Samsung, you've just failed one more time. :shadedshu:
 
Good to hear, means that both GPU makers have a fab that can focus on just their parts (for GPU that is, of course they're fabbing lots of other stuff for other vendors).

Interesting that GloFo and Samsung are going to be making Zen... Wonder if there will be any difference between the two chips, or if they're simply going to be fabbing some of Zen at Samsung, and some at GloFo (talking about parts of the product stack at each, not full stack at both).
 
hmm, interdasting. samsung devices with amd hardware when?

but seriously, a closer partnership between the two companies (faster manufacturing traded for/with hardware design) would be sweet for both sides of the deal
 
I liked the time when it mattered to pick up gpu silicon either from UMC or TSMC...
Back then UMC still had a seat at the feast (from memory their 80nm was used by ATI/AMD, and their 65nm/55nm was interchangeable with TSMC's - a lot of Nvidia G200/G92's came out of UMC).
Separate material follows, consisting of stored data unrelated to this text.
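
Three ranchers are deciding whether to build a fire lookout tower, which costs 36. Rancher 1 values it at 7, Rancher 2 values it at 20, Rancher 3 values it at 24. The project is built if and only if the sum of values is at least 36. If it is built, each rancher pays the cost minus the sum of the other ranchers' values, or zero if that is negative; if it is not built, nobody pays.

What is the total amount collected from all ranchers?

14

Total value 51 ≥ cost 36, so it is built.
Rancher 1: others sum to 44; max(0, 36 - 44) = 0.
Rancher 2: others sum to 31; max(0, 36 - 31) = 5.
Rancher 3: others sum to 27; max(0, 36 - 27) = 9.
Total collected = 0 + 5 + 9 = 14.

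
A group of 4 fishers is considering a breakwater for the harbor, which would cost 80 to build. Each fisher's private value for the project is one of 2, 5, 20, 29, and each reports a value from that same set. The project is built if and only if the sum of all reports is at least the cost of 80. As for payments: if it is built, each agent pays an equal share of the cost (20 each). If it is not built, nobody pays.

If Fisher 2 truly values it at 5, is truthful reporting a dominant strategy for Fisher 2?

Check each profile of the others' reports and compare truth against every alternative report.
Others report (20, 29, 29): truth gives -15, best alternative gives -15.
Others report (29, 20, 29): truth gives -15, best alternative gives -15.
Others report (29, 29, 20): truth gives -15, best alternative gives -15.
Others report (29, 29, 29): truth gives -15, best alternative gives -15.
Others report (2, 2, 2): truth gives 0, best alternative gives 0.
Others report (2, 2, 5): truth gives 0, best alternative gives 0.
(Remaining 58 profiles checked similarly; truth is weakly best in each.)
In every case the truthful report is at least as good as any alternative, so it is a dominant strategy.

Yes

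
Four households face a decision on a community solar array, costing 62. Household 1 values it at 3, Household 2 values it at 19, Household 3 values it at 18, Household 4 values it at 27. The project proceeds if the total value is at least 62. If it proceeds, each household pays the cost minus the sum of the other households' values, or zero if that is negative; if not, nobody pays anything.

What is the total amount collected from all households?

49

Total value 67 ≥ cost 62, so it is built.
Household 1: others sum to 64; max(0, 62 - 64) = 0.
Household 2: others sum to 48; max(0, 62 - 48) = 14.
Household 3: others sum to 49; max(0, 62 - 49) = 13.
Household 4: others sum to 40; max(0, 62 - 40) = 22.
Total collected = 0 + 14 + 13 + 22 = 49.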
I think they spent too much time dithering over whether to license Samsung's process or develop their own - which they ended up doing - but like SMIC, the pace of development has rather left them at the children's table.
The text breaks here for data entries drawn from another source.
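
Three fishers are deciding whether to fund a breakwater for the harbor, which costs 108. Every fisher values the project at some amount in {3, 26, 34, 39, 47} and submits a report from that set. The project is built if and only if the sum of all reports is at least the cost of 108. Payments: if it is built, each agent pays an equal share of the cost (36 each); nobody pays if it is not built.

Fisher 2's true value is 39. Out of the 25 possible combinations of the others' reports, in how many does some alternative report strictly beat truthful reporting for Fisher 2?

3

Others report (26, 39): truth gives 0; report 47 gives 3 > 0. Violating.
Others report (34, 34): truth gives 0; report 47 gives 3 > 0. Violating.
Others report (39, 26): truth gives 0; report 47 gives 3 > 0. Violating.
Others report (3, 3): truth gives 0; no alternative beats it.
Others report (3, 26): truth gives 0; no alternative beats it.
(Checking all 25 profiles: 3 have a profitable deviation, 22 do not.)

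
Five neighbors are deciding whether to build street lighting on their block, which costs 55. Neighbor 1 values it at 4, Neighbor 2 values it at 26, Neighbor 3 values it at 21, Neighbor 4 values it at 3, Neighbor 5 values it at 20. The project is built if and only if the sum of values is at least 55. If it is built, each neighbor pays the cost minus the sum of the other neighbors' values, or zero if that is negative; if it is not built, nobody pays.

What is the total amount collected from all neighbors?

10

Total value 74 ≥ cost 55, so it is built.
Neighbor 1: others sum to 70; max(0, 55 - 70) = 0.
Neighbor 2: others sum to 48; max(0, 55 - 48) = 7.
Neighbor 3: others sum to 53; max(0, 55 - 53) = 2.
Neighbor 4: others sum to 71; max(0, 55 - 71) = 0.
Neighbor 5: others sum to 54; max(0, 55 - 54) = 1.
Total collected = 0 + 7 + 2 + 0 + 1 = 10.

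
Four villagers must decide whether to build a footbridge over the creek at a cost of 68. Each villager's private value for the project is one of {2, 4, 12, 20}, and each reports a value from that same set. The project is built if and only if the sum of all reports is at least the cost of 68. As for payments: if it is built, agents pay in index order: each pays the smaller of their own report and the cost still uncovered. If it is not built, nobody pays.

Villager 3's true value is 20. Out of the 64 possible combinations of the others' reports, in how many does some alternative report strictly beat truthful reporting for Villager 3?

1

Others report (20, 20, 20): truth gives 0; report 12 gives 8 > 0. Violating.
Others report (2, 2, 2): truth gives 0; no alternative beats it.
Others report (2, 2, 4): truth gives 0; no alternative beats it.
(Checking all 64 profiles: 1 has a profitable deviation, 63 do not.)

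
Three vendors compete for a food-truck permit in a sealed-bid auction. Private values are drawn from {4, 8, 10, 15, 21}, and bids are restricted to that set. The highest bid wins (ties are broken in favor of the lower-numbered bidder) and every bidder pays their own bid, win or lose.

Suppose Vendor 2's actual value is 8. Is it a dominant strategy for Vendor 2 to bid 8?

Consider the case where Vendor 1 bids 4 and Vendor 3 bids 10.
Truthful bid 8: loses but pays 8, utility -8.
Bid 4 instead: loses but pays 4, utility -4.
Since -4 > -8, bidding 4 is strictly better here, so truthful bidding is not dominant.

No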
Interesting that GloFo and Samsung are going to be making Zen... Wonder if there will be any difference between the two chips, or if they're simply going to be fabbing some of Zen at Samsung, and some at GloFo (talking about parts of the product stack at each, not full stack at both).
From what I've read, GloFo's 14nmLPP process is identical to the Samsung process that forms the basis for the license. On the surface this makes sense. Tweaking a process node (whether interconnect pitch, gate pitch/length) requires extra R&D, test/validation, and most importantly, time to market. The intended customer(s) would have to contract for considerable wafer volume to offset costs -and be willing to accept delays over the vanilla process- to make the scenario worthwhile.
 
Last edited:
WOW, I didn't see that coming.
 
I guess what most of those of you commenting here has missed is the fact that the chip design platform is shared between GloFo, Samsung, TSMC and IBM. This was done to make it easier for their customers to switch between the four manufacturers if needed. Now I don't know exactly how easy it is, but this was done a few years ago to make sure that the companies could help fill gaps that some of them might have. This is really not surprising news if you've been following things for a few years. I'm sure I can dig up some old slides from GloFo about this if I have to.
 
I guess what most of those of you commenting here has missed is the fact that the chip design platform is shared between GloFo, Samsung, TSMC and IBM. This was done to make it easier for their customers to switch between the four manufacturers if needed.
That should be readily apparent I would have thought given that Apple's A9 can be easily ported between TSMC's CLN16FF and Samsung's 14nmLPE. Presumably the same design rules apply for 16nmFF+/FFC and 14nmLPP.
 
Q3 2016 ??? Ouch ! I can't wait to see the Green VS Red 2016 fight.